What is special about the The Stanford Prison Experiment movie is the way it enables viewers to look through the observation window as if they were part of the prison staff watching this remarkable drama slowly unfold, and simultaneously observe those observers as well. They are witnesses to the gradual transformations taking place, hour-by-hour, day-by-day, and guard-shift-by-guard-shift. Viewers see, what readers of my Lucifer Effect book account can only imagine. As these young students become the characters inhabited in their roles and dressed in their costumes, as prisoners or guards, a Pirandellian drama emerges.

The fixed line between good, like us, and evil, like them, is relentlessly blurred as it becomes ever more permeable. Ordinary guys soon slip into doing extraordinarily bad things to other guys, who are actually just like them except for a random coin flip. Other healthy guys soon get sick mentally, being unable to cope with the learned helplessness imposed on them in that unique, unfamiliar setting. They do not offer comfort to their buddies as they break down, nor do those who adopt a "good guard" persona ever do anything to limit the sadistic excesses of the cruel guards heading their shifts.

Finally, the movie also tracks the emotional changes in the lead character -- me -- as his compassion and intellectual curiosity get distilled and submerged over time. The initial roles of research creator-objective observer are dominated by power and insensitivity to prisoner suffering in the new role of prison superintendent. The six-day process of transformations in the original experiment is crunched down to two hours, but the magic of the movie's acting, directing and editing psychologically expands that time frame's full force.

We feel the power of social situations dominating personalities; as viewers are encouraged to ponder:

What kind of guard would I be?
What kind of prisoner?
What kind of superintendent?

And would I have blown the whistle to end this drama sooner, or not?

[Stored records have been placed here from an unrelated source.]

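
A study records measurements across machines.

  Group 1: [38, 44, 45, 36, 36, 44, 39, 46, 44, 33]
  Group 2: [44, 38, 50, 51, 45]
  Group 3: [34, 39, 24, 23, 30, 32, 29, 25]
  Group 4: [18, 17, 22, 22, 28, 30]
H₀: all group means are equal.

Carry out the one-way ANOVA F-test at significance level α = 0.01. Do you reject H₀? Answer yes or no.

Group means [40.50, 45.60, 29.50, 22.83], grand mean 34.690
SSB = Σnᵢ(x̄ᵢ−x̄)² = 1991.674; SSW = ΣΣ(x−x̄ᵢ)² = 648.533
MSB = 1991.674/3 = 663.8912; MSW = 648.533/25 = 25.9413
F = MSB/MSW = 25.5920
df = (3, 25)
p-value (upper-tail) = 0.00000
At α=0.01: p < α → reject H₀

reject H₀: yes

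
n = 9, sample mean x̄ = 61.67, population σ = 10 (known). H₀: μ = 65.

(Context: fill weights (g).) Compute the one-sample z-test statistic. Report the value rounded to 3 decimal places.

SE = σ/√n = 10/√9 = 3.3333
z = (x̄−μ₀)/SE = (61.67−65)/3.3333 = -0.9990

test statistic = -0.999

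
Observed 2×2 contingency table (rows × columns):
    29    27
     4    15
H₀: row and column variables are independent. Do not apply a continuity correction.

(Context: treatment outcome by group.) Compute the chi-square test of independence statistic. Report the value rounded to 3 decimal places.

test statistic = 5.438

Row totals [56, 19], col totals [33, 42], n=75
χ² = (29−24.64)²/24.64 + (27−31.36)²/31.36 + (4−8.36)²/8.36 + (15−10.64)²/10.64 = 5.4382
df = 1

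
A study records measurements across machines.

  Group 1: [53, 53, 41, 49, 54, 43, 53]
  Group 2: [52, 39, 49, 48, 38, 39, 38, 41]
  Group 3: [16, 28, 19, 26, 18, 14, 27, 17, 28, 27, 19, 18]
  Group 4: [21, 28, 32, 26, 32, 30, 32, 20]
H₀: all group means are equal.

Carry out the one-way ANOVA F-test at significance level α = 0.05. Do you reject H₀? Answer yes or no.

Group means [49.43, 43.00, 21.42, 27.62], grand mean 33.371
SSB = Σnᵢ(x̄ᵢ−x̄)² = 4525.665; SSW = ΣΣ(x−x̄ᵢ)² = 876.506
MSB = 4525.665/3 = 1508.5552; MSW = 876.506/31 = 28.2744
F = MSB/MSW = 53.3541
df = (3, 31)
p-value (upper-tail) = 0.00000
At α=0.05: p < α → reject H₀

reject H₀: yes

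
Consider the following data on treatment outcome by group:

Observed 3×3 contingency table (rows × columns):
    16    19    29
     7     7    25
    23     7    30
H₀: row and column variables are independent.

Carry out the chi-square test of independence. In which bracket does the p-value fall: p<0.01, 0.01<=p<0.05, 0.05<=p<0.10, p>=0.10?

p-value bracket: 0.01<=p<0.05

Row totals [64, 39, 60], col totals [46, 33, 84], n=163
χ² = (16−18.06)²/18.06 + (19−12.96)²/12.96 + (29−32.98)²/32.98 + (7−11.01)²/11.01 + (7−7.90)²/7.90 + (25−20.10)²/20.10 + (23−16.93)²/16.93 + (7−12.15)²/12.15 + (30−30.92)²/30.92 = 10.6722
df = 4
p-value (upper-tail) = 0.03051
→ bracket: 0.01<=p<0.05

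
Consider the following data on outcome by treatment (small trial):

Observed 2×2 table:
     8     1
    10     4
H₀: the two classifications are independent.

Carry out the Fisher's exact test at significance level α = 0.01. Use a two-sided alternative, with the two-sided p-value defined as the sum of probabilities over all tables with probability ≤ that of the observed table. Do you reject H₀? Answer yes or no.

Margins: r₁=9, r₂=14, c₁=18, c₂=5, n=23
p_obs = C(9,8)·C(14,10)/C(23,18); sum pmf over tables with pmf ≤ p_obs
p-value (two-sided) = 0.61057
At α=0.01: p ≥ α → fail to reject H₀

reject H₀: no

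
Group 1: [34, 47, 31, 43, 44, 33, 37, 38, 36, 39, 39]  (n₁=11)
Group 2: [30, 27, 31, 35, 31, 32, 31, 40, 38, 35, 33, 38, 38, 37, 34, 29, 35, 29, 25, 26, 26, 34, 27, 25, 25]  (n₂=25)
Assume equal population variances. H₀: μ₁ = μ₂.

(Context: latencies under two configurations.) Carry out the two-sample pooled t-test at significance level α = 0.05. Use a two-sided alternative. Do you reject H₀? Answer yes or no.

x̄₁=38.273, s₁=4.880, n₁=11
x̄₂=31.640, s₂=4.672, n₂=25
s_p² = [10·4.880² + 24·4.672²]/34 = 22.4101
SE = √(s_p²·(1/11+1/25)) = 1.7128
t = (38.273−31.640)/1.7128 = 3.8724
df = 34
p-value (two-sided) = 0.00047
At α=0.05: p < α → reject H₀

reject H₀: yes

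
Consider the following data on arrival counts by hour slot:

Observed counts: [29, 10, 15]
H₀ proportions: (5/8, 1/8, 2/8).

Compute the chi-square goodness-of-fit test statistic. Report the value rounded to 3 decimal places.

n = 54; E_i = n·p_i = [33.75, 6.75, 13.50]
χ² = (29−33.75)²/33.75 + (10−6.75)²/6.75 + (15−13.50)²/13.50 = 2.4000
df = 2

test statistic = 2.400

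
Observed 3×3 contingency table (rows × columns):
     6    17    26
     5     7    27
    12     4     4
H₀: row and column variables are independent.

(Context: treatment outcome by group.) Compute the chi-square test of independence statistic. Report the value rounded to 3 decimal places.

test statistic = 26.022

Row totals [49, 39, 20], col totals [23, 28, 57], n=108
χ² = (6−10.44)²/10.44 + (17−12.70)²/12.70 + (26−25.86)²/25.86 + (5−8.31)²/8.31 + (7−10.11)²/10.11 + (27−20.58)²/20.58 + (12−4.26)²/4.26 + (4−5.19)²/5.19 + (4−10.56)²/10.56 = 26.0222
df = 4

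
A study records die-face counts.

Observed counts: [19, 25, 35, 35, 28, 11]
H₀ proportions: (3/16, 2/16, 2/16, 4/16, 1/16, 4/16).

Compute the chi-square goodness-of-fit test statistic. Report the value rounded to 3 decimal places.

test statistic = 73.492

n = 153; E_i = n·p_i = [28.69, 19.12, 19.12, 38.25, 9.56, 38.25]
χ² = (19−28.69)²/28.69 + (25−19.12)²/19.12 + (35−19.12)²/19.12 + (35−38.25)²/38.25 + (28−9.56)²/9.56 + (11−38.25)²/38.25 = 73.4924
df = 5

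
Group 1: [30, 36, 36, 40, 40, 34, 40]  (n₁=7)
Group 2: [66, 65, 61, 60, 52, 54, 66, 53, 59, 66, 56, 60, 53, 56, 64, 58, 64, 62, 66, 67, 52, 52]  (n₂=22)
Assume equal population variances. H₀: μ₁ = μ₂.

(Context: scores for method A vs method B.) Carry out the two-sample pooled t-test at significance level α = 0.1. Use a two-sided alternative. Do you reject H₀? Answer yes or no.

reject H₀: yes

x̄₁=36.571, s₁=3.780, n₁=7
x̄₂=59.636, s₂=5.412, n₂=22
s_p² = [6·3.780² + 21·5.412²]/27 = 25.9557
SE = √(s_p²·(1/7+1/22)) = 2.2108
t = (36.571−59.636)/2.2108 = -10.4327
df = 27
p-value (two-sided) = 0.00000
At α=0.1: p < α → reject H₀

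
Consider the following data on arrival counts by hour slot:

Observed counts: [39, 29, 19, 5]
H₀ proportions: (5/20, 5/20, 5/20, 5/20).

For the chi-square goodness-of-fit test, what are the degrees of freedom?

degrees of freedom = 3

df = k − 1 = 4 − 1 = 3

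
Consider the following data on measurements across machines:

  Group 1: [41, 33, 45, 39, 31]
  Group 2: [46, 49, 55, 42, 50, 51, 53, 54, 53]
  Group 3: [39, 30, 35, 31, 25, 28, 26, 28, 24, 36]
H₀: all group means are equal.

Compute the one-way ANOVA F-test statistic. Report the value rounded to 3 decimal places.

test statistic = 40.601

Group means [37.80, 50.33, 30.20], grand mean 39.333
SSB = Σnᵢ(x̄ᵢ−x̄)² = 1934.933; SSW = ΣΣ(x−x̄ᵢ)² = 500.400
MSB = 1934.933/2 = 967.4667; MSW = 500.400/21 = 23.8286
F = MSB/MSW = 40.6011
df = (2, 21)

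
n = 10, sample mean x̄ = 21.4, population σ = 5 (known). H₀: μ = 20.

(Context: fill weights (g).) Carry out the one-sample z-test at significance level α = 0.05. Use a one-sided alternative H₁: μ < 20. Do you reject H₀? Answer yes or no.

reject H₀: no

SE = σ/√n = 5/√10 = 1.5811
z = (x̄−μ₀)/SE = (21.4−20)/1.5811 = 0.8854
p-value (one-sided, H₁ less) = 0.81204
At α=0.05: p ≥ α → fail to reject H₀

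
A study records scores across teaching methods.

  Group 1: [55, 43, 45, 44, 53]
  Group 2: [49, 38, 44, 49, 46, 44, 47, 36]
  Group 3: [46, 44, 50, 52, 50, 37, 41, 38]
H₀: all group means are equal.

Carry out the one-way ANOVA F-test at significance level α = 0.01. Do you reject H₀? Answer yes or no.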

My hope is that this movie can do what my writings about this special research into human nature have not been fully able to do. Perhaps now viewing and reliving this adventure will enable the general public to better appreciate the value of what "research shows" about mind, behavior and the pervasive power of situational forces.

I should add that my new mission in life has been to empower everyone to wisely resist negative situational forces and evil by becoming Everyday Heroes in Training. Our non-profit Heroic Imagination Project (HIP) teaches ordinary people how to stand up, speak out and take effective actions in challenging situations in their lives.

Working and learning together, we can create a new generation of ordinary everyday heroes who will do extra-ordinary deeds of daily heroism in their families, schools, businesses, and communities.